Investimento social corporativo cresce e supera R$ 6 bilhões
Pesquisa mostra avanço de 20% nas ações de responsabilidade social

Empresas e instituições do Brasil destinaram mais de seis bilhões de reais para ações de impacto social no ano passado. O número representa um aumento de quase 20% em relação a 2023. Os dados foram divulgados nesta quinta-feira em uma pesquisa da Comunitas, organização da sociedade que funciona como um laboratório de ideias voltado ao fortalecimento da gestão pública brasileira.

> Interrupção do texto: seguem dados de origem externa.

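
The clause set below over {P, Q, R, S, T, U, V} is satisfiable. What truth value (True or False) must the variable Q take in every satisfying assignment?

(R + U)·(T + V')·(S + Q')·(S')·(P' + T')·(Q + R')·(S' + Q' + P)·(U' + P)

False

Suppose Q = 1.
The clause (S) is unit, so S = 1.
Now (S') is unsatisfied and unit — conflict.
So every satisfying assignment has Q = False.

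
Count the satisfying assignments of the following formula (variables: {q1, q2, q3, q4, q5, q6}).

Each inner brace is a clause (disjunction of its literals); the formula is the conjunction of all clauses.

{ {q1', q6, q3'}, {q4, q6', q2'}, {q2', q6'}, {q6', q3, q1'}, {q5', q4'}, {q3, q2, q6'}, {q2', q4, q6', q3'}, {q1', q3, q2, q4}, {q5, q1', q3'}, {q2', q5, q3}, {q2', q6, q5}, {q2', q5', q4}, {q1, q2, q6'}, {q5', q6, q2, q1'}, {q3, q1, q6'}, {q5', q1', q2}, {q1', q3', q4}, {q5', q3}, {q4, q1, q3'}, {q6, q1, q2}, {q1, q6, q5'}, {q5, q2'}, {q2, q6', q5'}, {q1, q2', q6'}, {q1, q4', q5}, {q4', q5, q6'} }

There are 2^6 = 64 truth assignments over (q1, q2, q3, q4, q5, q6).
Split on q2. With q2 = 1, the clauses containing q2 are satisfied and q2' drops from the rest; 0 of the 2^5 = 32 assignments to the other variables satisfy what remains.
With q2 = 0, by the same count on the reduced clause set, 1 assignment works.
Total: 0 + 1 = 1.

1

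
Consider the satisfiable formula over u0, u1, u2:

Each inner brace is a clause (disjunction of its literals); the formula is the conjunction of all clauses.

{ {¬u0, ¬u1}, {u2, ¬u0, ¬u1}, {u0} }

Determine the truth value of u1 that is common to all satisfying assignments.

False

Suppose u1 = True.
Unit clause (¬u0) forces u0 = False.
Now (u0) is unsatisfied and unit — conflict.
So every satisfying assignment has u1 = False.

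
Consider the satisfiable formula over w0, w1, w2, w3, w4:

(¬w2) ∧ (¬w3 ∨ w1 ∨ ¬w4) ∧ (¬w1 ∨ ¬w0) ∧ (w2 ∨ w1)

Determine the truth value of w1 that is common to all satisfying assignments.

Suppose w1 = False.
(¬w2) alone gives w2 = False.
Now (w2) is unsatisfied and unit — conflict.
So every satisfying assignment has w1 = True.

True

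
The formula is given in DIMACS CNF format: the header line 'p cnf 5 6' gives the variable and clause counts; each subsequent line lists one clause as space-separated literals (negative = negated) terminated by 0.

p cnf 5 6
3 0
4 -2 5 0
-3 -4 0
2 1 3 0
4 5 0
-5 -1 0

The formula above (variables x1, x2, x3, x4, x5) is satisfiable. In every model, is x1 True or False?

Suppose x1 = True.
From the singleton clause (x3), x3 = True.
From the singleton clause (¬x4), x4 = False.
From the singleton clause (x5), x5 = True.
Now (¬x5) is unsatisfied and unit — conflict.
So every satisfying assignment has x1 = False.

False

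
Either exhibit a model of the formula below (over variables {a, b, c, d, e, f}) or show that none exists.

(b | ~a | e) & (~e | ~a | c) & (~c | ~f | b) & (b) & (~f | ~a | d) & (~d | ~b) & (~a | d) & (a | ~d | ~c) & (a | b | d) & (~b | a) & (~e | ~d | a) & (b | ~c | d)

(b) alone gives b = 1.
(~d) alone gives d = 0.
(~a) alone gives a = 0.
That conflicts with the unit clause (a).

UNSATISFIABLE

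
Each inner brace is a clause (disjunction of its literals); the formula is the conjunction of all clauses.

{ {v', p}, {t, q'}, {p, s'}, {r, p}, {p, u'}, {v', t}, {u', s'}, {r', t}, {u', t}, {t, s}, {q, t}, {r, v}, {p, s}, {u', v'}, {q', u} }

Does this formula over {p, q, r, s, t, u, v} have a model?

Branch on v: set v = 1.
(p) alone gives p = 1.
(t) alone gives t = 1.
(u') alone gives u = 0.
(q') alone gives q = 0.
Every clause is now satisfied; r, s are unconstrained.
A satisfying assignment: p=1, q=0, r=0, s=0, t=1, u=0, v=1.

Yes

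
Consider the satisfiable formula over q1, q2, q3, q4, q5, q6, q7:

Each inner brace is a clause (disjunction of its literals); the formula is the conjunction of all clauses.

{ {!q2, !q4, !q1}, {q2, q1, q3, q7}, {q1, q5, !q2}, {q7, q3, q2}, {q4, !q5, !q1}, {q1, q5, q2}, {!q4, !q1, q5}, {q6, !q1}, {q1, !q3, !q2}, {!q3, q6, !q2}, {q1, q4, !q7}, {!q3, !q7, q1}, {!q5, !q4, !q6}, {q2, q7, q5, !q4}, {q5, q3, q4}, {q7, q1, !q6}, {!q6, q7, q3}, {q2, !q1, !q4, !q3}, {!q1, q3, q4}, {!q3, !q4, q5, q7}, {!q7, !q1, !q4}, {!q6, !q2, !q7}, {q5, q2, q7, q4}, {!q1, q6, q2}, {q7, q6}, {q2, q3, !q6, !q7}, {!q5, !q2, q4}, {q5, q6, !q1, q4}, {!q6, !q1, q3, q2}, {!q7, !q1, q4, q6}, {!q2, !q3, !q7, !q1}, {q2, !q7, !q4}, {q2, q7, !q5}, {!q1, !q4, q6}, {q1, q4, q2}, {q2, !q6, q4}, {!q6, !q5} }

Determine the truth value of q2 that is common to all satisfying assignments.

Suppose q2 = false.
Branch on q7: set q7 = true.
The clause (!q4) is unit, so q4 = false.
The clause (q1) is unit, so q1 = true.
The clause (!q5) is unit, so q5 = false.
The clause (q6) is unit, so q6 = true.
That conflicts with the unit clause (!q6).
So q7 must be the other value — set q7 = false.
The clause (q3) is unit, so q3 = true.
The clause (q6) is unit, so q6 = true.
The clause (q1) is unit, so q1 = true.
The clause (!q4) is unit, so q4 = false.
That conflicts with the unit clause (q4).
Both values of q7 lead to a conflict.
So every satisfying assignment has q2 = True.

True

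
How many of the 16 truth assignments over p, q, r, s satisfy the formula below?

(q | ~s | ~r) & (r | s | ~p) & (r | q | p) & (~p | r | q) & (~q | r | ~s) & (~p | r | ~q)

7

There are 2^4 = 16 truth assignments over (p, q, r, s).
Check each against the 6 clauses (columns in the order p, q, r, s):
  F F F F  ✗ fails (r | q | p)
  F F F T  ✗ fails (r | q | p)
  F F T F  ✓ satisfies all
  F F T T  ✗ fails (q | ~s | ~r)
  F T F F  ✓ satisfies all
  F T F T  ✗ fails (~q | r | ~s)
  F T T F  ✓ satisfies all
  F T T T  ✓ satisfies all
  T F F F  ✗ fails (r | s | ~p)
  T F F T  ✗ fails (~p | r | q)
  T F T F  ✓ satisfies all
  T F T T  ✗ fails (q | ~s | ~r)
  T T F F  ✗ fails (r | s | ~p)
  T T F T  ✗ fails (~q | r | ~s)
  T T T F  ✓ satisfies all
  T T T T  ✓ satisfies all
7 of the 16 rows are models.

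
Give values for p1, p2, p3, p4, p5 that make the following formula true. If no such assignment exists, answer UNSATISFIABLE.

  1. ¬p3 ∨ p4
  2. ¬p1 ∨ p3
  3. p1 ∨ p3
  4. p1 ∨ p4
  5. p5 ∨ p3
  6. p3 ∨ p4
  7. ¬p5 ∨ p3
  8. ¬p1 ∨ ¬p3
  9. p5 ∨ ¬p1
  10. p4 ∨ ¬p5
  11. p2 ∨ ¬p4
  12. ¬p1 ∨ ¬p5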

A pesquisa indicou que o crescimento do investimento social corporativo foi impactado, principalmente, pelos recursos próprios das organizações. Em 2024, eles chegaram a quase cinco bilhões de reais, uma elevação de 35% na comparação com 2023. Os recursos incentivados somaram quase um bilhão e meio de reais.
O levantamento apontou também que os jovens permanecem como o grupo populacional prioritário dos investimentos, como ressalta a diretora de investimento social da Comunitas, Patricia Loyola.
“A gente tem, no Brasil, um apagão de talentos. Não é um problema só do Brasil, é mundial, mas, com nosso contexto de vulnerabilidade social e desigualdade alta, se intensifica. A digitalização vai intensificar esse gap ainda mais, porque os países em desenvolvimento vão ter maior dificuldade de alcançar os patamares de países desenvolvidos, e as empresas sentem isso na pele.”
Segundo a Comunitas, a publicação oferece uma visão estratégica sobre o investimento social corporativo no país, que pode ajudar o planejamento de empresas, institutos e fundações. Patricia Loyola acrescenta que o perfil de atuação da rede se estrutura como um modelo financiador.
“O que vem crescendo é um movimento de co-investimento, que são as alianças e parcerias. As empresas entenderam que, sozinhas, não vão conseguir resolver o tamanho do problema. Então, elas estão se aliando com suas cadeias de valor, com empresas do seu setor. O co-investimento pode se dar por causa ou territórios.”
Os temas que estão no topo das escolhas dos investidores sociais são educação e cultura, além da evolução que vem ocorrendo em inclusão produtiva. Patricia Loyola também destacou que ações urgentes voltadas para as emergências climáticas se tornaram unanimidade entre as empresas em 2024.
“O campeão, digamos assim, de alcance que todas as empresas fizeram alguma coisa em 2024 foram as ações emergenciais, voltadas para as emergências climáticas. Ações mais humanitárias são as mais comuns de acontecer, com potencial grande de as empresas olharem mais para as ações de prevenção e adaptação climática, porque a gente não está mais no risco de emergências climáticas, a gente está vivendo as emergências.”
A última edição da pesquisa analisou informações de 337 unidades de negócios e 22 institutos e fundações corporativas.